The turn to the right by Moreno is bound up with the geostrategic conflicts prevailing throughout the region as US imperialism has declared its intention to reassert its hegemony and combat the growing influence of both China and Russia in Latin America.

Under Correa, Ecuador signed agreements that committed the country to shipping roughly half of its oil exports to China, with China in return providing billions of dollars in loans that supplied much of the government’s financing.

Moreno has made it clear that he intends to renegotiate agreements with China and seek to diversify Ecuador’s oil exports.

This, together with his enunciation of a more resolutely pro-business policy, has been noted approvingly by Washington, the first world capital that he visited after his election last year. The US State Department issued a statement “congratulating” Ecuador on the victory of the “Yes” vote in the referendum.

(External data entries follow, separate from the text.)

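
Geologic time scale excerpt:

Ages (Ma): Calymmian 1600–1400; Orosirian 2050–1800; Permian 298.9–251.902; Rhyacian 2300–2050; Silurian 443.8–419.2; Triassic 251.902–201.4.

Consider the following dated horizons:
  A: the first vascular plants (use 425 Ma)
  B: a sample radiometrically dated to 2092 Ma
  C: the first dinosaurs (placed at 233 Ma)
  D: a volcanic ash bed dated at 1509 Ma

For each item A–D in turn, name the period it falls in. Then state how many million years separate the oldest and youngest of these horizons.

Match each age against the start–end ranges in the excerpt: A = 425 Ma → Silurian (443.8–419.2); B = 2092 Ma → Rhyacian (2300–2050); C = 233 Ma → Triassic (251.902–201.4); D = 1509 Ma → Calymmian (1600–1400).
The largest age is 2092 Ma and the smallest is 233 Ma; their difference is 1859 Myr.

A — Silurian; B — Rhyacian; C — Triassic; D — Calymmian; span 1859 million years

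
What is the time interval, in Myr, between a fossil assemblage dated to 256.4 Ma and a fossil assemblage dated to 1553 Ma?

1296.6 million years

1553 − 256.4 = 1296.6 million years.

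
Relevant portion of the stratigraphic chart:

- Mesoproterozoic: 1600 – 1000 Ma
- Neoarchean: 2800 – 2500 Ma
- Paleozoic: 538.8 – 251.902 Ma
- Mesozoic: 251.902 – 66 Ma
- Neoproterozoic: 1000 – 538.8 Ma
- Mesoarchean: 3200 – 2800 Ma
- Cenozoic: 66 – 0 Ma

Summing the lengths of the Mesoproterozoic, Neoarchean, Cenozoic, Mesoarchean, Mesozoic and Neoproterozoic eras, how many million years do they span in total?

2013.102 million years

Each duration: Mesoproterozoic = 600; Neoarchean = 300; Cenozoic = 66; Mesoarchean = 400; Mesozoic = 185.902; Neoproterozoic = 461.2.
Sum: 600 + 300 + 66 + 400 + 185.902 + 461.2 = 2013.102 Myr.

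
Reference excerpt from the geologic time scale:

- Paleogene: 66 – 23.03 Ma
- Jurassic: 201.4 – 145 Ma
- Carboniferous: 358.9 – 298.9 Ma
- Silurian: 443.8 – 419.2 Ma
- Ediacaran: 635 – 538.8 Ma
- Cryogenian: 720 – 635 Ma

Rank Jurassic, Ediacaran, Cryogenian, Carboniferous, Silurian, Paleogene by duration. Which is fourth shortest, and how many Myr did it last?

Carboniferous, 60 million years

Start − end for each: Jurassic 201.4 − 145 = 56.4; Ediacaran 635 − 538.8 = 96.2; Cryogenian 720 − 635 = 85; Carboniferous 358.9 − 298.9 = 60; Silurian 443.8 − 419.2 = 24.6; Paleogene 66 − 23.03 = 42.97.
Ranking these from shortest: Silurian < Paleogene < Jurassic < Carboniferous < Cryogenian < Ediacaran.
Position 4 in that ranking is Carboniferous, which lasted 60 Myr.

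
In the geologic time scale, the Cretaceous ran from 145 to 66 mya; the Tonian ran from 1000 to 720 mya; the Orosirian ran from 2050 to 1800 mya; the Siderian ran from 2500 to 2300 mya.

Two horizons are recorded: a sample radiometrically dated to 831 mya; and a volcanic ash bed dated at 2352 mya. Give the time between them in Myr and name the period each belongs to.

Elapsed time: 2352 − 831 = 1521 Myr.
831 Ma lies within 1000–720 Ma: Tonian.
2352 Ma lies within 2500–2300 Ma: Siderian.

1521 million years apart; the first in the Tonian, the second in the Siderian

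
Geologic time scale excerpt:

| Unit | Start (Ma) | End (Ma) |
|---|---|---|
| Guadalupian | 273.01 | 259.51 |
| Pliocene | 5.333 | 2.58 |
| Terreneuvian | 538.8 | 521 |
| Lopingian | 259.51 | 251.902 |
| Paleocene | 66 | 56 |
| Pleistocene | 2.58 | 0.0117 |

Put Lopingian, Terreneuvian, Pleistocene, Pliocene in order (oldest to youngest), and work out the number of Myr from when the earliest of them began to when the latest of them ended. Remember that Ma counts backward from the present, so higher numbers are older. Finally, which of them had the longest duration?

Start ages (Ma): Terreneuvian 538.8, Lopingian 259.51, Pliocene 5.333, Pleistocene 2.58.
Ordered oldest to youngest: Terreneuvian, Lopingian, Pliocene, Pleistocene.
Span = 538.8 − 0.0117 = 538.7883 Myr.
Durations: Pliocene 2.753, Pleistocene 2.5683, Lopingian 7.608, Terreneuvian 17.8 → longest is Terreneuvian (17.8 Myr).

Terreneuvian → Lopingian → Pliocene → Pleistocene; total span 538.7883 Myr; longest is Terreneuvian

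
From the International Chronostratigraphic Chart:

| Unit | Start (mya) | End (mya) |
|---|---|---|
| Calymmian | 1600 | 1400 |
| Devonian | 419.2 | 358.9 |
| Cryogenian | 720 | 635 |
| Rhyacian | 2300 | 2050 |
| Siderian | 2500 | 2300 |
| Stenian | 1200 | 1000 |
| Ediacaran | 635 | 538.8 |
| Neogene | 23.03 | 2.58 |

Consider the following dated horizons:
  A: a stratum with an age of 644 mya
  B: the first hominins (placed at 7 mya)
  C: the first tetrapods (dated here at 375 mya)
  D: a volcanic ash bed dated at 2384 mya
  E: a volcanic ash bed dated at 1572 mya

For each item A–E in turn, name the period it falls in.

A: 644 Ma lies in 720–635 Ma, so Cryogenian.
B: 7 Ma lies in 23.03–2.58 Ma, so Neogene.
C: 375 Ma lies in 419.2–358.9 Ma, so Devonian.
D: 2384 Ma lies in 2500–2300 Ma, so Siderian.
E: 1572 Ma lies in 1600–1400 Ma, so Calymmian.

A — Cryogenian; B — Neogene; C — Devonian; D — Siderian; E — Calymmian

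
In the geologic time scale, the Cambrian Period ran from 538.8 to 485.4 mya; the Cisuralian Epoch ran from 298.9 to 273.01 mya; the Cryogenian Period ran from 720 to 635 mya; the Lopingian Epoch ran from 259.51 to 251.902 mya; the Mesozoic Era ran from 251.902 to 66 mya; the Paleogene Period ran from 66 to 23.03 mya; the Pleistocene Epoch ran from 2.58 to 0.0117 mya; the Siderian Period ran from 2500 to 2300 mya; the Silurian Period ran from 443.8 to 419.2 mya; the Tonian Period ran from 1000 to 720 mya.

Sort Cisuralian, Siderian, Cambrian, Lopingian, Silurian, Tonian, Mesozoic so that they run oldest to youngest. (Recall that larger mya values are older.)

Sorting by start age (descending Ma, since larger Ma = older): Siderian start 2500, Tonian start 1000, Cambrian start 538.8, Silurian start 443.8, Cisuralian start 298.9, Lopingian start 259.51, Mesozoic start 251.902.

Siderian → Tonian → Cambrian → Silurian → Cisuralian → Lopingian → Mesozoic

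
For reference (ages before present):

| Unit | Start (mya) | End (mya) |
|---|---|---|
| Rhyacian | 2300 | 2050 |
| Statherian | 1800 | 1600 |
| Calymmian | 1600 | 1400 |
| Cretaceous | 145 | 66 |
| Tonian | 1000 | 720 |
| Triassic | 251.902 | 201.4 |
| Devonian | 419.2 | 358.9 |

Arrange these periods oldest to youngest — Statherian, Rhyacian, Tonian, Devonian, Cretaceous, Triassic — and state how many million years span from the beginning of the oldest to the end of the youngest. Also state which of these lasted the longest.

Rhyacian → Statherian → Tonian → Devonian → Triassic → Cretaceous; total span 2234 Myr; longest is Tonian

Start ages (Ma): Rhyacian 2300, Statherian 1800, Tonian 1000, Devonian 419.2, Triassic 251.902, Cretaceous 145.
Ordered oldest to youngest: Rhyacian, Statherian, Tonian, Devonian, Triassic, Cretaceous.
Span = 2300 − 66 = 2234 Myr.
Durations: Statherian 200, Cretaceous 79, Triassic 50.502, Rhyacian 250, Tonian 280, Devonian 60.3 → longest is Tonian (280 Myr).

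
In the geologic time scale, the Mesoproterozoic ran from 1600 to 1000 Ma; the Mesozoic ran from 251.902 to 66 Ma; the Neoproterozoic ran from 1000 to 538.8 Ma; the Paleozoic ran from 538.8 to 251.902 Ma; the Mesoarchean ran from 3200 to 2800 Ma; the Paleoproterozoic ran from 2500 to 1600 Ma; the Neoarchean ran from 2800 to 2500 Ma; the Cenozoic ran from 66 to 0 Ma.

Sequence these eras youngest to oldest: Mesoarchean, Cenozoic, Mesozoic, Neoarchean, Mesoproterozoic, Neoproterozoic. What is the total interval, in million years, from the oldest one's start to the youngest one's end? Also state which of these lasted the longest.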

“We look forward to continuing to work with President Lenin Moreno and his government to advance common interests across a broad range of issues such as education, trade, security, environment, and disaster preparedness, among others,” the statement read. “Our common interests will continue to drive the relationship between the people of Ecuador and the United States in a constructive direction.”

The referendum setback for Correa is part of a broader ebbing of the so-called “pink tide,” i.e., the rule by various populist, nationalist bourgeois parties in Latin America. It is of a piece with the election of the right-wing Mauricio Macri in Argentina in 2015, the impeachment of Brazilian President Dilma Rousseff in 2016 and the intense crisis of the Maduro government in Venezuela.

The reality, however, is that Correa’s government never posed a challenge to capitalist rule in Ecuador. During the period of the so-called commodity boom, his government was able to introduce policies aimed at ameliorating poverty and investing in education and infrastructure.

With the collapse of oil prices, which account for 40 percent of Ecuador’s export earnings, the country’s economy has gone into reverse. The World Bank has projected a 2.9 percent fall in GDP this year. The Correa government had already been driven to carry out policies aimed at imposing the burden of this crisis onto the backs of the Ecuadorian working class, which created the conditions for a political resurgence of the right.

Throughout his presidency, Correa maintained the use of the US dollar as Ecuador's currency. In 2014, under the impact of falling oil prices and with the country’s debt reaching 40 percent, his government agreed to transfer more than half of its gold reserves, worth US$580 million at the time, to Goldman Sachs Group Inc. The move was designed to raise cash to cover a growing deficit brought on by the collapse in oil prices and boost confidence in the markets so that the Ecuadorian government could confront its growing debt crisis.

Moreno’s administration represents only a further shift to the right, with the aim of defending the interests of Ecuador’s capitalist ruling class, and acceding to the pressure from Washington as it attempts to counter Chinese penetration of what US imperialism has long regarded as “its own backyard.”

In the wake of the referendum, Moreno declared, “Confrontation is behind us, this is the time to embrace each other.” This sentiment was directed to the right-wing politicians and parties of the Ecuadorian bourgeoisie. The policies that he is pursuing, however, point to an inevitable confrontation with the Ecuadorian working class.